Thanks For the Use Of the Hall

It’s rare that anything or anyone from government completes something earlier than scheduled.

A glaring exception to that maxim occurred during the annual FEI Current Issues in Financial Reporting Conference, when SEC Chairman Christopher Cox addressed attendees in a pithy, 25-minute address that was originally scheduled for nearly an hour. An underlying current of “I can’t get out of here fast enough” bore all the earmarks of someone who’s cleaning out his desk and removing plants from the windowsill.

It’s hardly a secret that with the incoming Obama administration, Cox will be seeking employment elsewhere, a transition that may have occurred far sooner under a McCain presidency since the Arizona senator had repeatedly called for Cox to be shown the door.

I’m not going to dissect the merits and/or demerits of Cox’s three-and-one-half years at the helm of the regulator. He’s taken his lumps from critics, some deserving, some not.

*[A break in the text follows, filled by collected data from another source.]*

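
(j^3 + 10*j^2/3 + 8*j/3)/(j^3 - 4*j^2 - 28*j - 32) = j*(3*j + 4)/(3*(j^2 - 6*j - 16))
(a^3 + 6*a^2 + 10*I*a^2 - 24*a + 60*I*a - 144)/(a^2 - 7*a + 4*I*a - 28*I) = (a^2 + 6*a*(1 + I) + 36*I)/(a - 7)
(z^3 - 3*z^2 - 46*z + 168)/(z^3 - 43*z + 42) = (z - 4)/(z - 1)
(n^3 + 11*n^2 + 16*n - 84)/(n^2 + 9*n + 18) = (n^2 + 5*n - 14)/(n + 3)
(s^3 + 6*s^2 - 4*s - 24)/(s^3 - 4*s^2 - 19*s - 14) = (s^2 + 4*s - 12)/(s^2 - 6*s - 7)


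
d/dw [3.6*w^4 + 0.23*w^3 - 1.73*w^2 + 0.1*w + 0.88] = 14.4*w^3 + 0.69*w^2 - 3.46*w + 0.1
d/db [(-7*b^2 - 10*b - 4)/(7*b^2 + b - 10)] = (63*b^2 + 196*b + 104)/(49*b^4 + 14*b^3 - 139*b^2 - 20*b + 100)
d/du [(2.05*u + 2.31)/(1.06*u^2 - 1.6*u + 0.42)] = (-2.173*u^2 - 4.8972*u + 4.557)/(1.1236*u^4 - 3.392*u^3 + 3.4504*u^2 - 1.344*u + 0.1764)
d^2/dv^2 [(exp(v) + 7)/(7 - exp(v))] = 14*(-exp(v) - 7)*exp(v)/(exp(3*v) - 21*exp(2*v) + 147*exp(v) - 343)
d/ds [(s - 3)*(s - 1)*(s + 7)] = 3*s^2 + 6*s - 25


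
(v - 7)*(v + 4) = v^2 - 3*v - 28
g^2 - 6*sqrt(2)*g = g*(g - 6*sqrt(2))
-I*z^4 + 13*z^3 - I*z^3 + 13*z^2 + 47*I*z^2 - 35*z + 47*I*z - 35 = (z + 1)*(z + 5*I)*(z + 7*I)*(-I*z + 1)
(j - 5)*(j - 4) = j^2 - 9*j + 20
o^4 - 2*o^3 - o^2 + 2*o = o*(o - 2)*(o - 1)*(o + 1)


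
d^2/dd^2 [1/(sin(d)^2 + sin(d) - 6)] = (-4*sin(d)^4 - 3*sin(d)^3 - 19*sin(d)^2 + 14)/(sin(d)^2 + sin(d) - 6)^3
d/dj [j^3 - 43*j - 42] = 3*j^2 - 43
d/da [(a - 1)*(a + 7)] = 2*a + 6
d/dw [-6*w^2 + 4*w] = 4 - 12*w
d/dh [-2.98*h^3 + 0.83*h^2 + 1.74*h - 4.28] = -8.94*h^2 + 1.66*h + 1.74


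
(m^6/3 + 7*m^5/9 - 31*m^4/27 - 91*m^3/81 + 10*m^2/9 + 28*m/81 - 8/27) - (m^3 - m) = m^6/3 + 7*m^5/9 - 31*m^4/27 - 172*m^3/81 + 10*m^2/9 + 109*m/81 - 8/27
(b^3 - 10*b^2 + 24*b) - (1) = b^3 - 10*b^2 + 24*b - 1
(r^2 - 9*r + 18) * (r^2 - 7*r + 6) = r^4 - 16*r^3 + 87*r^2 - 180*r + 108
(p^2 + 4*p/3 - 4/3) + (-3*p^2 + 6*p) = -2*p^2 + 22*p/3 - 4/3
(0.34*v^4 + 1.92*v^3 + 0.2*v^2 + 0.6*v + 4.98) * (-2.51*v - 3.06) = -0.8534*v^5 - 5.8596*v^4 - 6.3772*v^3 - 2.118*v^2 - 14.3358*v - 15.2388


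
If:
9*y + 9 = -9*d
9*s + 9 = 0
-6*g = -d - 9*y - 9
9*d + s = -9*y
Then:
No Solution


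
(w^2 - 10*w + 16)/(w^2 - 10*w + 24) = (w^2 - 10*w + 16)/(w^2 - 10*w + 24)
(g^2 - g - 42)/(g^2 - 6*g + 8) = (g^2 - g - 42)/(g^2 - 6*g + 8)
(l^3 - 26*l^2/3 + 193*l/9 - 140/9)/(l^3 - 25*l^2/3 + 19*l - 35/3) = (l - 4/3)/(l - 1)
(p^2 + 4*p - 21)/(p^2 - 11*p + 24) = (p + 7)/(p - 8)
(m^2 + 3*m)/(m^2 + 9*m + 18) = m/(m + 6)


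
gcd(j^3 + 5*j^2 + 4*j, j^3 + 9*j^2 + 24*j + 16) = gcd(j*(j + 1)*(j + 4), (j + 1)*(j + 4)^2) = j^2 + 5*j + 4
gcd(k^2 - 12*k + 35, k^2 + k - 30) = k - 5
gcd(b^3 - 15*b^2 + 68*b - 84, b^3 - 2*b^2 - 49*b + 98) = b^2 - 9*b + 14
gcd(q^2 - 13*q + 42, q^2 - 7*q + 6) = q - 6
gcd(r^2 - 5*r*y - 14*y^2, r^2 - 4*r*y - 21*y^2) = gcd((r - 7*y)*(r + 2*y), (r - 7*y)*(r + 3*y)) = -r + 7*y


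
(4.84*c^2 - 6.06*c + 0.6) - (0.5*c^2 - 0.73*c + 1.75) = 4.34*c^2 - 5.33*c - 1.15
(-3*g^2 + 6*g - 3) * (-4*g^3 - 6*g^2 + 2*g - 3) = 12*g^5 - 6*g^4 - 30*g^3 + 39*g^2 - 24*g + 9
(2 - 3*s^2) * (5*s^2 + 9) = -15*s^4 - 17*s^2 + 18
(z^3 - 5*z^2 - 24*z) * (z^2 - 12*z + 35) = z^5 - 17*z^4 + 71*z^3 + 113*z^2 - 840*z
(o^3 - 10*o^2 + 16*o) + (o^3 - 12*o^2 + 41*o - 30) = 2*o^3 - 22*o^2 + 57*o - 30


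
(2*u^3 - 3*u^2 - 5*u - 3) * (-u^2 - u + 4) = -2*u^5 + u^4 + 16*u^3 - 4*u^2 - 17*u - 12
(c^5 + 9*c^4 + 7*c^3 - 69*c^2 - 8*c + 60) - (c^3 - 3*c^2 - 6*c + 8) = c^5 + 9*c^4 + 6*c^3 - 66*c^2 - 2*c + 52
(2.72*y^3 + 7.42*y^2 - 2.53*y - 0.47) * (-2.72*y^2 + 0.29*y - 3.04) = -7.3984*y^5 - 19.3936*y^4 + 0.764599999999999*y^3 - 22.0121*y^2 + 7.5549*y + 1.4288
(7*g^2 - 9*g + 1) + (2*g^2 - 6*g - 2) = 9*g^2 - 15*g - 1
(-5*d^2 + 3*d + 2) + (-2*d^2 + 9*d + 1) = -7*d^2 + 12*d + 3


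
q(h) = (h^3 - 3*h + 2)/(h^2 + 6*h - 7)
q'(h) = (-2*h - 6)*(h^3 - 3*h + 2)/(h^2 + 6*h - 7)^2 + (3*h^2 - 3)/(h^2 + 6*h - 7)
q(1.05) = 0.02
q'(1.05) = 0.38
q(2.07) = 0.48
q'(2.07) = 0.51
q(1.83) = 0.36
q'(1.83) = 0.49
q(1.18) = 0.07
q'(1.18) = 0.40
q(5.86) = 2.97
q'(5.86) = 0.76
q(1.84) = 0.36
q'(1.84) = 0.49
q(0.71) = -0.10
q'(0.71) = 0.33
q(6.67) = 3.60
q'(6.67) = 0.79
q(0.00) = -0.29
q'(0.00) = 0.18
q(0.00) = -0.29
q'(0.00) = 0.18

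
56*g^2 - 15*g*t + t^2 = (-8*g + t)*(-7*g + t)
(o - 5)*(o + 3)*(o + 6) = o^3 + 4*o^2 - 27*o - 90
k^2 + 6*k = k*(k + 6)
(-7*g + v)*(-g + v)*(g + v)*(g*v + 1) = 7*g^4*v - g^3*v^2 + 7*g^3 - 7*g^2*v^3 - g^2*v + g*v^4 - 7*g*v^2 + v^3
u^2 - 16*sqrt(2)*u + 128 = (u - 8*sqrt(2))^2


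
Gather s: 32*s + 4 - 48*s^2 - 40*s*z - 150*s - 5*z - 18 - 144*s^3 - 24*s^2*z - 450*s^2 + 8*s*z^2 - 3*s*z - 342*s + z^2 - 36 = -144*s^3 + s^2*(-24*z - 498) + s*(8*z^2 - 43*z - 460) + z^2 - 5*z - 50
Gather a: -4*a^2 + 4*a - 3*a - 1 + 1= -4*a^2 + a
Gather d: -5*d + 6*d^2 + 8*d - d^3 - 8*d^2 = -d^3 - 2*d^2 + 3*d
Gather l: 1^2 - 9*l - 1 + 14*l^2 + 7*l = 14*l^2 - 2*l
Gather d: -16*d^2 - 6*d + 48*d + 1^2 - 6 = -16*d^2 + 42*d - 5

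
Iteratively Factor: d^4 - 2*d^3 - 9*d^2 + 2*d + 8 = (d + 1)*(d^3 - 3*d^2 - 6*d + 8) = (d - 1)*(d + 1)*(d^2 - 2*d - 8) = (d - 4)*(d - 1)*(d + 1)*(d + 2)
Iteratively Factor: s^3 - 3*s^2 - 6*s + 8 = (s - 1)*(s^2 - 2*s - 8) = (s - 1)*(s + 2)*(s - 4)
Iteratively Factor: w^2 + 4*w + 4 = (w + 2)*(w + 2)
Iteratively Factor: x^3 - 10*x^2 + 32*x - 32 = (x - 2)*(x^2 - 8*x + 16) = (x - 4)*(x - 2)*(x - 4)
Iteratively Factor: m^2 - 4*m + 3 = (m - 3)*(m - 1)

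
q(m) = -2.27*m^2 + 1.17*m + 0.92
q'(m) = 1.17 - 4.54*m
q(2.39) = -9.25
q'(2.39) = -9.68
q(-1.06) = -2.87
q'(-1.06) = 5.98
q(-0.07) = 0.83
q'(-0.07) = 1.49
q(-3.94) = -38.93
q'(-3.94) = 19.06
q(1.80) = -4.33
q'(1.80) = -7.00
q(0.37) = 1.04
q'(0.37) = -0.51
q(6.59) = -89.95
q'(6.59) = -28.75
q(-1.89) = -9.40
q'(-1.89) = 9.75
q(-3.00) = -23.02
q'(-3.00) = 14.79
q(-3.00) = -23.02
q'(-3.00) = 14.79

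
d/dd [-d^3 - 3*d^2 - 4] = 3*d*(-d - 2)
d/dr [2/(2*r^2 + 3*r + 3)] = 2*(-4*r - 3)/(2*r^2 + 3*r + 3)^2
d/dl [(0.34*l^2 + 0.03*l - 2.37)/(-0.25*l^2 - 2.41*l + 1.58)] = (-0.8119*l^2 - 0.1106*l - 5.6643)/(0.0625*l^4 + 1.205*l^3 + 5.0181*l^2 - 7.6156*l + 2.4964)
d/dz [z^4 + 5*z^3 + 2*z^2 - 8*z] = 4*z^3 + 15*z^2 + 4*z - 8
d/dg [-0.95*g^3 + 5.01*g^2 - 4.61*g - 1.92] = -2.85*g^2 + 10.02*g - 4.61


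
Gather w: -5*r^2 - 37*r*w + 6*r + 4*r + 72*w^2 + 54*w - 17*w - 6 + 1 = -5*r^2 + 10*r + 72*w^2 + w*(37 - 37*r) - 5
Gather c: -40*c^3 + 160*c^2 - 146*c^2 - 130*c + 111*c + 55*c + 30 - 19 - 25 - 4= -40*c^3 + 14*c^2 + 36*c - 18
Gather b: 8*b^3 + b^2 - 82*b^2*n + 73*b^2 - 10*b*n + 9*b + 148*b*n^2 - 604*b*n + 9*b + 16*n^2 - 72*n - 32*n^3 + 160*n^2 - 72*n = 8*b^3 + b^2*(74 - 82*n) + b*(148*n^2 - 614*n + 18) - 32*n^3 + 176*n^2 - 144*n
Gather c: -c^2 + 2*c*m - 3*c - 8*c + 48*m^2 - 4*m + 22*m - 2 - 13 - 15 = -c^2 + c*(2*m - 11) + 48*m^2 + 18*m - 30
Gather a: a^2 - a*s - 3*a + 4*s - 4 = a^2 + a*(-s - 3) + 4*s - 4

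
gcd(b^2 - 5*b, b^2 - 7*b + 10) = b - 5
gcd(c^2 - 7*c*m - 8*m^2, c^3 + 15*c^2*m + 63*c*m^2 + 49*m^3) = c + m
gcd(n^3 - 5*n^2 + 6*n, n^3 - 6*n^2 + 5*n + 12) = n - 3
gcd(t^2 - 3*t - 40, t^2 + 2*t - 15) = t + 5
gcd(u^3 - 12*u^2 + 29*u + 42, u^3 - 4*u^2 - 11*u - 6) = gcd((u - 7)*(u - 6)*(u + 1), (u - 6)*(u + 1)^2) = u^2 - 5*u - 6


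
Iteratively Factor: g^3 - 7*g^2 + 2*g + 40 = (g + 2)*(g^2 - 9*g + 20) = (g - 5)*(g + 2)*(g - 4)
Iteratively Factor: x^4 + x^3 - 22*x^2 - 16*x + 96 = (x - 4)*(x^3 + 5*x^2 - 2*x - 24) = (x - 4)*(x - 2)*(x^2 + 7*x + 12) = (x - 4)*(x - 2)*(x + 3)*(x + 4)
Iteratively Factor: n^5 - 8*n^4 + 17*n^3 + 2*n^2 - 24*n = (n)*(n^4 - 8*n^3 + 17*n^2 + 2*n - 24) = n*(n - 3)*(n^3 - 5*n^2 + 2*n + 8) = n*(n - 4)*(n - 3)*(n^2 - n - 2) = n*(n - 4)*(n - 3)*(n - 2)*(n + 1)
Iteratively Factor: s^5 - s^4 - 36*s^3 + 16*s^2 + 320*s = (s + 4)*(s^4 - 5*s^3 - 16*s^2 + 80*s) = (s + 4)^2*(s^3 - 9*s^2 + 20*s) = (s - 4)*(s + 4)^2*(s^2 - 5*s) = s*(s - 4)*(s + 4)^2*(s - 5)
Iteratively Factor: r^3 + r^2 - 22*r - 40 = (r - 5)*(r^2 + 6*r + 8) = (r - 5)*(r + 4)*(r + 2)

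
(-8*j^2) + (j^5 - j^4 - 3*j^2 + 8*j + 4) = j^5 - j^4 - 11*j^2 + 8*j + 4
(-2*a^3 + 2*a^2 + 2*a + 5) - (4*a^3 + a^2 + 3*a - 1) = -6*a^3 + a^2 - a + 6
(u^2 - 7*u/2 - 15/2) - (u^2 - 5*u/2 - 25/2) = 5 - u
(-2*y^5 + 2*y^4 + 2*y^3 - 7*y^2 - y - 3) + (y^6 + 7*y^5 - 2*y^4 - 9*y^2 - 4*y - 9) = y^6 + 5*y^5 + 2*y^3 - 16*y^2 - 5*y - 12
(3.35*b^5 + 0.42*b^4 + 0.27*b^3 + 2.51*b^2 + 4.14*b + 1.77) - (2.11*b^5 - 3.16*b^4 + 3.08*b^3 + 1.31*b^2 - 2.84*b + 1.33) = 1.24*b^5 + 3.58*b^4 - 2.81*b^3 + 1.2*b^2 + 6.98*b + 0.44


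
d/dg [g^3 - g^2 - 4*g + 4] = 3*g^2 - 2*g - 4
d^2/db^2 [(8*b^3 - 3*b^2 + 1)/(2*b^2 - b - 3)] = 20*(5*b^3 + 3*b^2 + 21*b - 2)/(8*b^6 - 12*b^5 - 30*b^4 + 35*b^3 + 45*b^2 - 27*b - 27)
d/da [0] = 0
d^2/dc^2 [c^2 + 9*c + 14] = 2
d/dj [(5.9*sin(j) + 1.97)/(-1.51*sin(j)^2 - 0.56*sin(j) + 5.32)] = (8.909*sin(j)^2 + 5.9494*sin(j) + 32.4912)*cos(j)/(2.2801*sin(j)^4 + 1.6912*sin(j)^3 - 15.7528*sin(j)^2 - 5.9584*sin(j) + 28.3024)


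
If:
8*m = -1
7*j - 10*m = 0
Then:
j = -5/28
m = -1/8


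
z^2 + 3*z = z*(z + 3)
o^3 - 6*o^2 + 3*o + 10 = (o - 5)*(o - 2)*(o + 1)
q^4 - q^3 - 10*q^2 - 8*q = q*(q - 4)*(q + 1)*(q + 2)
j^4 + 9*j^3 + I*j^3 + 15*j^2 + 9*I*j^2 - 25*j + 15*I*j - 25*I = (j - 1)*(j + 5)^2*(j + I)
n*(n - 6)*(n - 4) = n^3 - 10*n^2 + 24*n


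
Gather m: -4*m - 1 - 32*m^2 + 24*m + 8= -32*m^2 + 20*m + 7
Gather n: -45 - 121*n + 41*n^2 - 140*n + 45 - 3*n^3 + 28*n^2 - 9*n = -3*n^3 + 69*n^2 - 270*n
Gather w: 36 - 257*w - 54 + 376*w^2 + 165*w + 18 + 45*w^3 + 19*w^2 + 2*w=45*w^3 + 395*w^2 - 90*w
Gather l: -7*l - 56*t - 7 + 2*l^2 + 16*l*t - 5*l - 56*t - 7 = 2*l^2 + l*(16*t - 12) - 112*t - 14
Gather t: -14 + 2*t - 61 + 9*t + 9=11*t - 66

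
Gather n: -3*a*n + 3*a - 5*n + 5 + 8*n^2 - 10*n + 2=3*a + 8*n^2 + n*(-3*a - 15) + 7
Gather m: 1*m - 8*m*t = m*(1 - 8*t)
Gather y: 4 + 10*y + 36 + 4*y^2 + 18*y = 4*y^2 + 28*y + 40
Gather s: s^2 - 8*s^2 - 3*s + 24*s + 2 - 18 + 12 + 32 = -7*s^2 + 21*s + 28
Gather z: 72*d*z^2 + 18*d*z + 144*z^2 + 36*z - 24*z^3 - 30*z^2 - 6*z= -24*z^3 + z^2*(72*d + 114) + z*(18*d + 30)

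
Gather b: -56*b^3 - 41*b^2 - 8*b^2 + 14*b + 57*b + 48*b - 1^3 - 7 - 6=-56*b^3 - 49*b^2 + 119*b - 14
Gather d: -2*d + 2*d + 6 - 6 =0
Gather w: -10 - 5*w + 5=-5*w - 5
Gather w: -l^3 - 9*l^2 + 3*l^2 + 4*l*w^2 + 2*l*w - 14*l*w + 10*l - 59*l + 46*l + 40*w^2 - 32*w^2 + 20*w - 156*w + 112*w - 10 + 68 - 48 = -l^3 - 6*l^2 - 3*l + w^2*(4*l + 8) + w*(-12*l - 24) + 10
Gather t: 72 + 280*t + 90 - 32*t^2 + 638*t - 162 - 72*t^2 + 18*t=-104*t^2 + 936*t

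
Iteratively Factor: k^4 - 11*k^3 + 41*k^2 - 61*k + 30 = (k - 2)*(k^3 - 9*k^2 + 23*k - 15) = (k - 5)*(k - 2)*(k^2 - 4*k + 3) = (k - 5)*(k - 2)*(k - 1)*(k - 3)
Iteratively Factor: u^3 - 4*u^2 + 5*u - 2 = (u - 2)*(u^2 - 2*u + 1) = (u - 2)*(u - 1)*(u - 1)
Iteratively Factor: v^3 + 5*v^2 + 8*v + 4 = (v + 2)*(v^2 + 3*v + 2) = (v + 1)*(v + 2)*(v + 2)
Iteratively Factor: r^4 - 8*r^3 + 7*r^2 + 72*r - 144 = (r - 3)*(r^3 - 5*r^2 - 8*r + 48) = (r - 3)*(r + 3)*(r^2 - 8*r + 16) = (r - 4)*(r - 3)*(r + 3)*(r - 4)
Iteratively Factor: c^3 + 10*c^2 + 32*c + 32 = (c + 2)*(c^2 + 8*c + 16) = (c + 2)*(c + 4)*(c + 4)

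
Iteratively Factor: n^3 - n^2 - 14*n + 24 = (n - 2)*(n^2 + n - 12) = (n - 3)*(n - 2)*(n + 4)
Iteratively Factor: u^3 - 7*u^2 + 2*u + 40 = (u - 5)*(u^2 - 2*u - 8) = (u - 5)*(u - 4)*(u + 2)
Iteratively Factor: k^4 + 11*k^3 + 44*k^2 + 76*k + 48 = (k + 3)*(k^3 + 8*k^2 + 20*k + 16) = (k + 3)*(k + 4)*(k^2 + 4*k + 4) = (k + 2)*(k + 3)*(k + 4)*(k + 2)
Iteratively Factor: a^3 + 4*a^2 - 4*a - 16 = (a + 4)*(a^2 - 4) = (a - 2)*(a + 4)*(a + 2)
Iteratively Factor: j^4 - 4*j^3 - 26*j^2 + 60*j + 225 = (j - 5)*(j^3 + j^2 - 21*j - 45) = (j - 5)*(j + 3)*(j^2 - 2*j - 15) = (j - 5)^2*(j + 3)*(j + 3)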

But he did use his abbreviated keynote to sort of quasi-defend his record and in the process perhaps deflect some of the blame.

He correctly pointed out that the financial contagion affecting U.S. markets was hardly exclusive to domestic shores and that the mortgage meltdown that helped reduce some home prices to the discount bin at Wal-Mart was prevalent in countries such as Spain, England and Germany.

He obviously highlighted the current SEC directives such as the much-discussed transition to International Financial Reporting Standards and the regulator’s proactive push toward adoption of Extensible Business Reporting Language, or XBRL.

Although he advocates cooperation among international securities regulators, he spotlighted the fact that securities regulations, unlike accounting standards could not, and should not, be converged, nor should there be a single global securities regulator.

Absent of course was a defense of the accusations that his administration was far too accommodating to the caprices of Wall Street and, by that inference, contributed more than a little to the current malaise.

In 2009, there will be a new face at the SEC helm, and the report card on the Cox administration will no doubt be debated and judged in posterity.

And I’m sure it will take longer than 25 minutes.